Tanto Luis como Celia sintieron durante su juventud el deseo de consagrarse a Dios a través de la vida religiosa. Cuando tenía 22 años, Luis pidió ser admitido en el monasterio del Gran San Bernardo, pero fue rechazado porque no sabía latín. Por su parte, Celia quiso ingresar a la congregación de las Hijas de la Caridad de San Vicente de Paúl, pero tampoco fue aceptada. Dios tenía otros planes para ellos. Años más tarde, Luis abrió una relojería y Celia un taller de encaje. Luis y Celia se cruzaron por primera vez en abril de 1858 en el puente San Leonardo. Ella quedó impresionada por ese «joven de noble fisonomía, semblante reservado y dignos modales», y sintió que una voz interior le decía que ese era su futuro esposo. Se enamoraron y se casaron ese mismo año. La boda civil se celebró en el municipio de Alençon a las 10:00 p.m. del día 12 y la religiosa a la medianoche, como era costumbre en ese tiempo, en la iglesia de Nuestra Señora.
Las cartas de Celia reflejan el amor que sentía por Luis: «Tu mujer que te ama más que a su vida» y «Te abrazo tanto como te amo».
Ambos llevaron una intensa vida espiritual. Asistían a Misa diaria, oraban en forma personal y comunitaria, se confesaban con frecuencia y participaban en las actividades parroquiales. Tuvieron nueve hijos, de los cuales sobrevivieron cinco niñas: Paulina, María, Leonia, Celina y Teresa. A todas les transmitieron el amor a Dios y al prójimo. Además, sus negocios no fueron impedimento para que pasaran tiempo de calidad con ellas.
Cuando tenía 45 años, Celia se enteró de que tenía un tumor en el pecho. «Si Dios quiere curarme, estaré muy contenta, pues, en el fondo de mi corazón, deseo vivir; lo que me cuesta es dejar a mi marido y a mis hijas. Pero, por otra parte, me digo: si no me curo es que, quizá, será más útil que yo me vaya», escribió en una carta.
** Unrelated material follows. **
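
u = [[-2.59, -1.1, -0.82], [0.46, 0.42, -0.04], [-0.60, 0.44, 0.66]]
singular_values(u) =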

La santa vivió esta enfermedad con firme esperanza cristiana hasta que falleció el 28 agosto de 1877 rodeada de su esposo y su hermano Isidore.
Luis se trasladó a Lisieux, donde vivía Isidore, y la tía Celina lo ayudó a cuidar de sus cinco hijas. Años más tarde, todas se hicieron religiosas, cuatro en el Carmelo y una en la Visitación. Su mayor sacrificio fue separarse de Teresa, a quien llamaba «su reinecita», y que ingresó a la vida religiosa a los 15 años. Luis contrajo una enfermedad que lo fue mermando hasta perder sus facultades mentales. Fue internado en el sanatorio del Buen Salvador en Caen. Durante los períodos de alivio se ofreció como víctima de holocausto a Dios, hasta que murió el 29 de julio de 1894.
Santos Luis y Celia Martin, rogad por nosotros.
Oración
“Dios, Padre nuestro, te damos gracias por habernos dado a Luis Martin y a Celia Guerin.
En la unidad y fidelidad del matrimonio
nos ofrecieron el testimonio de una vida cristiana ejemplar,
cumpliendo las tareas cotidianas según el espíritu del Evangelio.
Educando a una familia numerosa, a través de pruebas, muertes y sufrimientos,
manifestaron su confianza en Tí y aceptaron generosamente tu voluntad”.